Page 64 of Forbidden Lessons

I nod, and she comes to take a seat in front of me.

“Dice?”

She was taking a sip of her cola and just shakes her head. “Rock, paper scissors.”

“Yeah, cool.”

She wins and wriggles her shoulders victoriously as she pulls the elastic off the stack of laminated cards. There’s a big ONE on the first card, and she lifts it to read what’s on the other side.

“Huh.” She shrugs as she hands over the card. “Yeah, I’m not dying of salmonella.”

I frown at her. Look at the card. My eyebrows shoot up.

Cruelty:

Read your partner’s last five text messages out loud.

Consequence:

Eat a raw egg, shell and all.

“Seriously?” I groan.

Melissa shrugs again and holds out her hand. “Give.”

“This is an invasion of privacy.” I cringe, but hand over my phone, doing my level best not to look toward the dresser as I take a sip of soda.

Melissa glances up at me after a few seconds. “This a new phone or something? There’s nothing on here.”

She smiles when she sees my exasperated expression, and surprisingly, it lasts longer than a millisecond this time. Then her smile fades, and she gives me a hard stare.

“Really?” She cocks her head at me, her red hair flat against her cheek. “Pretending to be a goody two shoes, and then I find this?”

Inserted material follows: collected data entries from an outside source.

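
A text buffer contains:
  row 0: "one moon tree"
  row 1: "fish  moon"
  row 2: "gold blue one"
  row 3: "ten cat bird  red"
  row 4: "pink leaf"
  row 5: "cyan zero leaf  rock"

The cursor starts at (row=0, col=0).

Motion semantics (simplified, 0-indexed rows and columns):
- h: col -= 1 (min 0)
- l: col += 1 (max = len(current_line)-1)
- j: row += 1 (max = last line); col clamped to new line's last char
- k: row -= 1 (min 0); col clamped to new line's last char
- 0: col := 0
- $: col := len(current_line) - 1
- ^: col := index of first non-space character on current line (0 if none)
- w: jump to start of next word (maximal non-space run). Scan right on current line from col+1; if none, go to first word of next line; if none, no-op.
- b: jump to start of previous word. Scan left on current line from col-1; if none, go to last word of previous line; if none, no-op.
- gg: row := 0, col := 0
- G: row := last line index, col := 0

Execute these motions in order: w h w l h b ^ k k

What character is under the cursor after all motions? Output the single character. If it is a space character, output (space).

Answer: o

Derivation:
After 1 (w): row=0 col=4 char='m'
After 2 (h): row=0 col=3 char='_'
After 3 (w): row=0 col=4 char='m'
After 4 (l): row=0 col=5 char='o'
After 5 (h): row=0 col=4 char='m'
After 6 (b): row=0 col=0 char='o'
After 7 (^): row=0 col=0 char='o'
After 8 (k): row=0 col=0 char='o'
After 9 (k): row=0 col=0 char='o'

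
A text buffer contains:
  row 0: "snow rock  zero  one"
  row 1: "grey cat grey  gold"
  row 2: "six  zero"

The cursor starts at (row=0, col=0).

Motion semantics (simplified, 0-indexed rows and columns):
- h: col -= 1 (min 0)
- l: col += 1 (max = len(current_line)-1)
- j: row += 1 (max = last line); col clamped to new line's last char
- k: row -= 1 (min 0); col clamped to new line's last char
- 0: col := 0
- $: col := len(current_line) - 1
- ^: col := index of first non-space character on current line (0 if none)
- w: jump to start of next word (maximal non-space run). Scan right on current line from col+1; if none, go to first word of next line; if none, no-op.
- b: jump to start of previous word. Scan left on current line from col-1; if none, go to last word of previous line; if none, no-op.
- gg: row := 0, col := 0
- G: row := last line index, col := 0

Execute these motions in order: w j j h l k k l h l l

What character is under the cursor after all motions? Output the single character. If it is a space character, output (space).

Answer: c

Derivation:
After 1 (w): row=0 col=5 char='r'
After 2 (j): row=1 col=5 char='c'
After 3 (j): row=2 col=5 char='z'
After 4 (h): row=2 col=4 char='_'
After 5 (l): row=2 col=5 char='z'
After 6 (k): row=1 col=5 char='c'
After 7 (k): row=0 col=5 char='r'
After 8 (l): row=0 col=6 char='o'
After 9 (h): row=0 col=5 char='r'
After 10 (l): row=0 col=6 char='o'
After 11 (l): row=0 col=7 char='c'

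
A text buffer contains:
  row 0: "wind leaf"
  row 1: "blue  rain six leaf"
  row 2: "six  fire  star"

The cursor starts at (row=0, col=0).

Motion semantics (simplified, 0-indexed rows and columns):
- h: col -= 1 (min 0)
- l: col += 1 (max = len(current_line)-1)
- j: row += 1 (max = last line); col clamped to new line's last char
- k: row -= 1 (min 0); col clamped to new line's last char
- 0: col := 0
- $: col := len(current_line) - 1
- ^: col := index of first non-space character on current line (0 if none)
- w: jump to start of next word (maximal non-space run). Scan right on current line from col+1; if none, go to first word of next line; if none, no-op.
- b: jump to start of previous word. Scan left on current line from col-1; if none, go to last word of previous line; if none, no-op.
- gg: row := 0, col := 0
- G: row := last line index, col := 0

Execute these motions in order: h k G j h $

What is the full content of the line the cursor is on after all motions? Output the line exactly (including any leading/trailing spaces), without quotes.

Answer: six  fire  star

Derivation:
After 1 (h): row=0 col=0 char='w'
After 2 (k): row=0 col=0 char='w'
After 3 (G): row=2 col=0 char='s'
After 4 (j): row=2 col=0 char='s'
After 5 (h): row=2 col=0 char='s'
After 6 ($): row=2 col=14 char='r'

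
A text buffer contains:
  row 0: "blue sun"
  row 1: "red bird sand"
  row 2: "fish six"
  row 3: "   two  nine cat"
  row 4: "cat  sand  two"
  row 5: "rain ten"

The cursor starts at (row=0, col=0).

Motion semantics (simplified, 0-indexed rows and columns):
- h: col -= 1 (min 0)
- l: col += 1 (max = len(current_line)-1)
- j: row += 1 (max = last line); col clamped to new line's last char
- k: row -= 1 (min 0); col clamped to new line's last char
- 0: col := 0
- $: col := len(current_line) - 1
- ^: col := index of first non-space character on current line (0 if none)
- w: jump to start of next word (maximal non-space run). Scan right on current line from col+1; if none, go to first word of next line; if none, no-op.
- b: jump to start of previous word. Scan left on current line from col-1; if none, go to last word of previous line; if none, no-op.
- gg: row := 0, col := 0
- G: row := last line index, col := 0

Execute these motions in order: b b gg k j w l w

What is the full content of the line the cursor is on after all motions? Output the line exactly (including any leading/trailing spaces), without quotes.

After 1 (b): row=0 col=0 char='b'
After 2 (b): row=0 col=0 char='b'
After 3 (gg): row=0 col=0 char='b'
After 4 (k): row=0 col=0 char='b'
After 5 (j): row=1 col=0 char='r'
After 6 (w): row=1 col=4 char='b'
After 7 (l): row=1 col=5 char='i'
After 8 (w): row=1 col=9 char='s'

Answer: red bird sand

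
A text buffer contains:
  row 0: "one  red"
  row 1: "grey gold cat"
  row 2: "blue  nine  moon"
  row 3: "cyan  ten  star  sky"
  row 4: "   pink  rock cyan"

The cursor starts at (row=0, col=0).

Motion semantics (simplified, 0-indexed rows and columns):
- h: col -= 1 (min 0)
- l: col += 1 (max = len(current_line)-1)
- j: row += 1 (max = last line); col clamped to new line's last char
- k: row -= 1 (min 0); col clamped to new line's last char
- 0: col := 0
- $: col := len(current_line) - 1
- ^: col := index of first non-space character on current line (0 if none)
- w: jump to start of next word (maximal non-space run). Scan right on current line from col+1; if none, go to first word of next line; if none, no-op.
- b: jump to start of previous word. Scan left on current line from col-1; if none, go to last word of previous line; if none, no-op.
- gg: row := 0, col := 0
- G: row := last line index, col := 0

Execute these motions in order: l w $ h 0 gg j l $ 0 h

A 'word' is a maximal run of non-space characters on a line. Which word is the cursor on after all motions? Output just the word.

Answer: grey

Derivation:
After 1 (l): row=0 col=1 char='n'
After 2 (w): row=0 col=5 char='r'
After 3 ($): row=0 col=7 char='d'
After 4 (h): row=0 col=6 char='e'
After 5 (0): row=0 col=0 char='o'
After 6 (gg): row=0 col=0 char='o'
After 7 (j): row=1 col=0 char='g'
After 8 (l): row=1 col=1 char='r'
After 9 ($): row=1 col=12 char='t'
After 10 (0): row=1 col=0 char='g'
After 11 (h): row=1 col=0 char='g'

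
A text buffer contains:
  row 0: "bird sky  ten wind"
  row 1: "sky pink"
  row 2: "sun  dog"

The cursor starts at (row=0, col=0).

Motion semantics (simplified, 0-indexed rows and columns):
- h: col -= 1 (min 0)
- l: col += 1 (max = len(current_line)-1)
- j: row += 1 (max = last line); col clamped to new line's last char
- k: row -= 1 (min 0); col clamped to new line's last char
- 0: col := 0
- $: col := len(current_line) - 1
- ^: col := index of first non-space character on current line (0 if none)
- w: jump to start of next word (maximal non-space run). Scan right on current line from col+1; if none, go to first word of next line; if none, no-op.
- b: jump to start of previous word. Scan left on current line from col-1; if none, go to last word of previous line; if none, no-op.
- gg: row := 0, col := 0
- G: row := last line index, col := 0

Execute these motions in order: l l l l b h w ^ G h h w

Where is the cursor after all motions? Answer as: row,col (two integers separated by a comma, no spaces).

Answer: 2,5

Derivation:
After 1 (l): row=0 col=1 char='i'
After 2 (l): row=0 col=2 char='r'
After 3 (l): row=0 col=3 char='d'
After 4 (l): row=0 col=4 char='_'
After 5 (b): row=0 col=0 char='b'
After 6 (h): row=0 col=0 char='b'
After 7 (w): row=0 col=5 char='s'
After 8 (^): row=0 col=0 char='b'
After 9 (G): row=2 col=0 char='s'
After 10 (h): row=2 col=0 char='s'
After 11 (h): row=2 col=0 char='s'
After 12 (w): row=2 col=5 char='d'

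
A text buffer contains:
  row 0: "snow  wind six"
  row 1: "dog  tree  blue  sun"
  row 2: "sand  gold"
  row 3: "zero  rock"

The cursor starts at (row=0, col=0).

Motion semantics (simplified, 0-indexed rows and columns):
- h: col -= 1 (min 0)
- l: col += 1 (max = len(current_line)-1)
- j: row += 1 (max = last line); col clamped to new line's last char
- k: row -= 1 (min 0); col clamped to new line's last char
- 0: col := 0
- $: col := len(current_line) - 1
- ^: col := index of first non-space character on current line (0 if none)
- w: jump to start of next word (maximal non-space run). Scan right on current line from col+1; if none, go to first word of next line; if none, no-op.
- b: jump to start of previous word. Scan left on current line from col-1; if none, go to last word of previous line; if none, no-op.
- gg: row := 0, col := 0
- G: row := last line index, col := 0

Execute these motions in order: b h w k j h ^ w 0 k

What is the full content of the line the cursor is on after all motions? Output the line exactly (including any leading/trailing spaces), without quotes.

After 1 (b): row=0 col=0 char='s'
After 2 (h): row=0 col=0 char='s'
After 3 (w): row=0 col=6 char='w'
After 4 (k): row=0 col=6 char='w'
After 5 (j): row=1 col=6 char='r'
After 6 (h): row=1 col=5 char='t'
After 7 (^): row=1 col=0 char='d'
After 8 (w): row=1 col=5 char='t'
After 9 (0): row=1 col=0 char='d'
After 10 (k): row=0 col=0 char='s'

Answer: snow  wind six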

Heat surges up my neck. “I’m not?—“

“Oh my God, are you blushing? What is this, sixteenth century Verona? Fuck it. We’re too sober for this.” Melissa getsto her feet and goes to her closet. My gaze follows her until I realize I’m staring point blank at the camera. I quickly avert my eyes, keeping them fixed on the snacks until she’s sitting in front of me again.

She sets two plastic shot glasses down on the envelope and pours us each a tequila.

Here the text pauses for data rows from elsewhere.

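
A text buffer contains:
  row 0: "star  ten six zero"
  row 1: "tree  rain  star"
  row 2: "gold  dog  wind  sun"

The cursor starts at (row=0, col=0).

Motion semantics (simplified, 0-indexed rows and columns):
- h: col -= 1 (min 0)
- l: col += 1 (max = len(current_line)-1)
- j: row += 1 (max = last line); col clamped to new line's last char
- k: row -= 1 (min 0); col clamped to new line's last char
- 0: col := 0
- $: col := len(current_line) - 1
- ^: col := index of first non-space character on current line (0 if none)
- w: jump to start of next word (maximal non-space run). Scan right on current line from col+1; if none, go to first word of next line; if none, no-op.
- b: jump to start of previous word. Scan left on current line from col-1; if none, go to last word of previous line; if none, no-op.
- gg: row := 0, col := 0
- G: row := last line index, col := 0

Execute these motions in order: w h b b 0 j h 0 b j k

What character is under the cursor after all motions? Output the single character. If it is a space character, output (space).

After 1 (w): row=0 col=6 char='t'
After 2 (h): row=0 col=5 char='_'
After 3 (b): row=0 col=0 char='s'
After 4 (b): row=0 col=0 char='s'
After 5 (0): row=0 col=0 char='s'
After 6 (j): row=1 col=0 char='t'
After 7 (h): row=1 col=0 char='t'
After 8 (0): row=1 col=0 char='t'
After 9 (b): row=0 col=14 char='z'
After 10 (j): row=1 col=14 char='a'
After 11 (k): row=0 col=14 char='z'

Answer: z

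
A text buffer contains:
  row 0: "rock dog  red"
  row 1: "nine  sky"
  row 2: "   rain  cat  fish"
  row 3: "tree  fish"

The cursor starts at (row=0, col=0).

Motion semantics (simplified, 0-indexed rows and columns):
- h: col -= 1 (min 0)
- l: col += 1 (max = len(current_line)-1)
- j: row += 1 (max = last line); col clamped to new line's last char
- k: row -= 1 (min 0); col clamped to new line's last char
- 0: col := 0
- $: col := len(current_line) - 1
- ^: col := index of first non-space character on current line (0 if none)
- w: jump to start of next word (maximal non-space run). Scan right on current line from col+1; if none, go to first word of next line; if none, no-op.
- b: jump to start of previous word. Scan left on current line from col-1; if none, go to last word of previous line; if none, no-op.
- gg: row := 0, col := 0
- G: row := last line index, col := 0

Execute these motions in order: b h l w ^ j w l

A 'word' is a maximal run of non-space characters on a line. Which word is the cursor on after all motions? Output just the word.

After 1 (b): row=0 col=0 char='r'
After 2 (h): row=0 col=0 char='r'
After 3 (l): row=0 col=1 char='o'
After 4 (w): row=0 col=5 char='d'
After 5 (^): row=0 col=0 char='r'
After 6 (j): row=1 col=0 char='n'
After 7 (w): row=1 col=6 char='s'
After 8 (l): row=1 col=7 char='k'

Answer: sky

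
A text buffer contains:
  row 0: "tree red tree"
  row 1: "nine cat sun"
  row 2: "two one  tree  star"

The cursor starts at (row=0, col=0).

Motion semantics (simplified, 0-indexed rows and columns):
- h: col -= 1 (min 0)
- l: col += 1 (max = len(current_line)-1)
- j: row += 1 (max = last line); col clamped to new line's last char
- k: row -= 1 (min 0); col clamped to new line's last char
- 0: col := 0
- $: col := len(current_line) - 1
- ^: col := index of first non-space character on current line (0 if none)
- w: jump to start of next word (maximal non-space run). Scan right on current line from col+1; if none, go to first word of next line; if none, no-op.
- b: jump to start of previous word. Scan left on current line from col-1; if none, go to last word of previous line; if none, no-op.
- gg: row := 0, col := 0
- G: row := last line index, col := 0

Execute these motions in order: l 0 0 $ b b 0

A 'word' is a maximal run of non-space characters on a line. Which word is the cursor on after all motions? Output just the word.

After 1 (l): row=0 col=1 char='r'
After 2 (0): row=0 col=0 char='t'
After 3 (0): row=0 col=0 char='t'
After 4 ($): row=0 col=12 char='e'
After 5 (b): row=0 col=9 char='t'
After 6 (b): row=0 col=5 char='r'
After 7 (0): row=0 col=0 char='t'

Answer: tree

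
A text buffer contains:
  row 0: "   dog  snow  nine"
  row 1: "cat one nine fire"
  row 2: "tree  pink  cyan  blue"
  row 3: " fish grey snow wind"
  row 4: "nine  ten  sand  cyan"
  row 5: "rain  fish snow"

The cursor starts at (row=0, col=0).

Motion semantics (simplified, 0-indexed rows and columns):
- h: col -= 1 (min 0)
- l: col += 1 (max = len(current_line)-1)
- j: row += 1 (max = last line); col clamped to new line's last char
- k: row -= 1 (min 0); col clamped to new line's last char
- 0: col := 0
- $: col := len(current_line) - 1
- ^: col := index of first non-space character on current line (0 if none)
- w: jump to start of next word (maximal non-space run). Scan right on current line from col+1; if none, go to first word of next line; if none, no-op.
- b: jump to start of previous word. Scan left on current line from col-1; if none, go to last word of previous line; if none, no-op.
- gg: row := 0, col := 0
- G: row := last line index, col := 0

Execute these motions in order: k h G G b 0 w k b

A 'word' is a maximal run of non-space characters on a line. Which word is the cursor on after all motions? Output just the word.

After 1 (k): row=0 col=0 char='_'
After 2 (h): row=0 col=0 char='_'
After 3 (G): row=5 col=0 char='r'
After 4 (G): row=5 col=0 char='r'
After 5 (b): row=4 col=17 char='c'
After 6 (0): row=4 col=0 char='n'
After 7 (w): row=4 col=6 char='t'
After 8 (k): row=3 col=6 char='g'
After 9 (b): row=3 col=1 char='f'

Answer: fish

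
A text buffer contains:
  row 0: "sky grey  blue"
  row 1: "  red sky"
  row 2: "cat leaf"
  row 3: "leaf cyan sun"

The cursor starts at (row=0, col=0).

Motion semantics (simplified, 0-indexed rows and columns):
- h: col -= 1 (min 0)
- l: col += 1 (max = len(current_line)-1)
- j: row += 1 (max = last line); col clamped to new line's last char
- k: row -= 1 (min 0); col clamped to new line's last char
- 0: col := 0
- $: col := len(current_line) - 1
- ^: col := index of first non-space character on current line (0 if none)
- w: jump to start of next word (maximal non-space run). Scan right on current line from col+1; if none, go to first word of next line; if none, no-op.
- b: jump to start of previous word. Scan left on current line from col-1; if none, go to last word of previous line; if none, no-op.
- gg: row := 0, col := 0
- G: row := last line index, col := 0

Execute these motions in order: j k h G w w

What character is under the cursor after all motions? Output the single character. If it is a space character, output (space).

Answer: s

Derivation:
After 1 (j): row=1 col=0 char='_'
After 2 (k): row=0 col=0 char='s'
After 3 (h): row=0 col=0 char='s'
After 4 (G): row=3 col=0 char='l'
After 5 (w): row=3 col=5 char='c'
After 6 (w): row=3 col=10 char='s'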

When I groan, she tuts me with a finger.

“When did this turn into a drinking game?” I say as I hold up the shot glass.

“When he told us to ‘have fun with it.’”

“Shit,” I murmur.

We tap our glasses and throw back the tequila.

It’s like swallowing oil. Only, someone set it on fire first.

“So, chronologically from the fifth message,” Melissa says, holding up my phone again. She glances toward the dresser. “Names have been changed to protect the innocent.”

That makes me giggle, because thinking of Professor Rooke as innocent is hilarious.

“Person one. Thank you for your submission. Person two. Sorry about today.”

She reads the rest of the messages while I try not to spontaneously combust. Then she blows out a breath and gives me back my phone. “Rock, paper, scissors.”